A tear is one of the types of birth injuries mothers can suffer from during labour.
In the 1970s, it used to be standard practice during birth for women to undergo an episiotomy just before delivery as it was considered that this produced a better result than allowing women to tear naturally. Fortunately, medical thinking has advanced in the last decade or so and episiotomies are no longer routinely performed unless there is a clinical need such as an instrumental delivery. However, it is still quite common for many women to tear during delivery.
While minor tears are common during childbirth and heal quite fast, some vaginal tears can be more severe and take longer to recover. Read our guide below to childbirth tears and what you can do to prevent them.
Perineal tear causes
There is no categorical way to know who is going to tear and who isn't but there are some recognised risk factors such as:
- A baby who weighs over 4kg
- A long second stage in labour
- A occipitoposterior position
- Shoulder dystocia
- A midline episiotomy
- Forceps delivery.
If a tear is left untreated, it may lead to persistent perineal pain and faecal incontinence. A tear during childbirth can cause the mother to suffer a serious bowel and sphincter issue if treated incorrectly. As well as the physical affect, a childbirth tear can also have a psychological impact on the well-being of the postpartum woman too.

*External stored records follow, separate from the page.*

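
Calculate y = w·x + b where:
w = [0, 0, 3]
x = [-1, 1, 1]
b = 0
y = 3

y = (0)(-1) + (0)(1) + (3)(1) + 0 = 3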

If you have suffered a more severe childbirth tear that was caused by a medical personnel’s negligence, or if it was misdiagnosed or treated, you may be entitled to make a claim for compensation where negligence can be proved.
Types of tears
Childbirth tears can vary widely in size and severity. The size and effect of tears a mother can get from childbirth are described in ‘degrees’.
1st degree tear
A first degree tear is when the skin of the perineum and the back of the vagina is torn. First degree tears are often the smallest in size, so they don’t need stitching and will heal naturally.
2nd degree tear
A second degree tear in birth is when the skin, the back of the vagina, and the muscles of the perineum are torn. These are midline tears and require stitches.
3rd degree tear
A 3rd degree tear during childbirth involves the skin, back of the vagina, muscles of the perineum being torn, and extends through to the anal sphincter. Third degree tears in labour need to be stitched closed.
4th degree tear
A fourth degree perineal tear is the same as a third degree tear. However, these extend into the rectum. This type of tear requires stitches.
This is a tear at the top of the vagina. These are often quite small and only need a few stitches.
Preventing and managing tears during childbirth
The Royal College of Obstetricians and Gynaecologists (RGOC) has set out guidelines for the management of third and fourth degree perineal tears.
Every tear should be adequately assessed post-delivery to ascertain the severity of the tear, particularly to ascertain if the tear involves the anal sphincter.
For a third or fourth degree tear, it is recommended that they should be repaired in theatre with either regional or general anaesthetic. This allows the anal sphincter to relax so that the torn ends can be retracted and brought together without tension.
A third or fourth degree tear should always be repaired by an appropriately trained obstetrician. Inexperienced attempts at anal sphincter repair may contribute to maternal morbidity, especially subsequent anal incontinence.
Following a third or fourth degree repair, it is recommended that women are given broad spectrum antibiotics for five to seven days as well as a laxative. After about six to 12 weeks, women should be offered physiotherapy and they should be reviewed by an experienced obstetrician and gynaecologist.
The provision of antibiotics is important as the development of infection will pose a high risk of anal incontinence and fistula formation if the repair breaks down.
If a perineal tear is correctly assessed and competently repaired, then the prognosis is good with 60-68% of women asymptomatic within 12 months. The most common remaining symptoms for women are incontinence of flatus or faecal urgency.
It is important that previous obstetric history is taken into account when a woman finds herself pregnant again. It is possible that a previous sphincter injury may mean that there is a risk of developing anal incontinence or worsening symptoms. If a woman is symptomatic at the time of a subsequent pregnancy it may even be appropriate to consider a caesarean section to avoid such an outcome.
The person who is assisting you in labour can help to prevent a tear during childbirth when the baby’s head becomes visible. They can guide you through labour and instruct when you should stop pushing so the baby can emerge slowly and gently, without tearing the skin and muscles of the perineum.
If you’re experiencing pain or other symptoms after a tear, you should seek medical advice. Your healthcare provider will be able to advise on the severity of your tear and what you should do and avoid to make sure it heals properly.